Matt Lauer hasn’t learned anything. That much is clear from the very long statement he released in response to allegations that he raped a former NBC employee, Brooke Nevils, in 2014, the details of which are contained in Ronan Farrow’s forthcoming book, Catch and Kill. The “open letter” Lauer released is a 101 course in victim-blaming.
In Catch and Kill, Farrow reports that Nevils told him that she ran into Lauer at a hotel bar while she was covering the Sochi Olympics. After taking six shots of vodka, she said she went to Lauer’s room, where he “pushed her against the door and kissed her. He then pushed her onto the bed, ‘flipping her over, asking if she liked anal sex,’” according to Farrow. In the midst of declining several times, Nevils says he “just did it,” and that she wept silently into a pillow during the assault, which caused her to bleed for several days.
Nevils took her complaint to NBC’s human resources department with a lawyer, which led to Lauer being fired from the network in 2017.

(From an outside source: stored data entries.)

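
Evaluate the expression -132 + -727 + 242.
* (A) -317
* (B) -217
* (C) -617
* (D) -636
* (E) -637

First: -132 + -727 = -859
Then: -859 + 242 = -617
C) -617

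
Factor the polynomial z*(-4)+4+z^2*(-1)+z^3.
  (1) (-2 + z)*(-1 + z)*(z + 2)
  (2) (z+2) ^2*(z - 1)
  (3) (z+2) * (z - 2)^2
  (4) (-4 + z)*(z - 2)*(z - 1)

We need to factor z*(-4)+4+z^2*(-1)+z^3.
The factored form is (-2 + z)*(-1 + z)*(z + 2).
1) (-2 + z)*(-1 + z)*(z + 2)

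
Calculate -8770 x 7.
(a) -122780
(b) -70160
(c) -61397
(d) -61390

-8770 * 7 = -61390
d) -61390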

In his statement issued today, Lauer does not deny having sex with Nevils; instead, he uses their ensuing consensual sexual relationship to deny that he could have ever raped her. According to Lauer, Nevils couldn’t have been friendly to him after the incident if he had indeed assaulted her, despite what we know about many victims engaging in consensual activity with their abusers.
In his letter, Lauer describes his “encounter” with Nevils in Sochi as “the beginning of our affair.” He claims Nevils “certainly did not cry” during it; that she was an “enthusiastic and willing partner”; that she “embraced [him]” when she left the room that night. He emphasizes that they met on multiple occasions “to continue our affair,” were friendly after it ended, and that she couldn’t have been terrified of the power Lauer wielded over her job, because she worked “in a completely different part of the network.”
Lauer’s romantic language is an attempt to codify his physical relationship with Nevils as consensual, instead of one inextricably defined by their unequal power dynamic. He further implies that Nevils herself is guilty, that she is avoiding her own transgressions: He writes, “The women with whom I had extramarital relationships … have avoided having to look a boyfriend, husband, or a child in the eye and say, ‘I cheated.’”
Nevils clearly had reason to feel coerced on some level by Lauer’s stature at NBC, which paid him $25 million a year. Farrow’s book also details how top executives at the network worked so hard to silence Farrow’s reporting on Lauer for their mutual employer that he ended up taking it to The New Yorker.
Yet Lauer portrays himself as the powerless one. He cites his family’s suffering as evidence of his accusers’ maliciousness, and Nevils’s payout from NBC as evidence of her duplicity, not as consequences of his own actions. Has he forgotten that three other women came forward with allegations against him? Are they to blame, too?
“Which Brooke is to be believed?” Lauer writes, as if he is acting in a local Hamptons production of The Crucible. Good thing most of us are smarter than he thinks we are. On the Today show this morning, Savannah Guthrie said, “I know it wasn’t easy for our colleague Brooke to come forward then, it’s not easy now, and we support her and any women that come forward with claims.”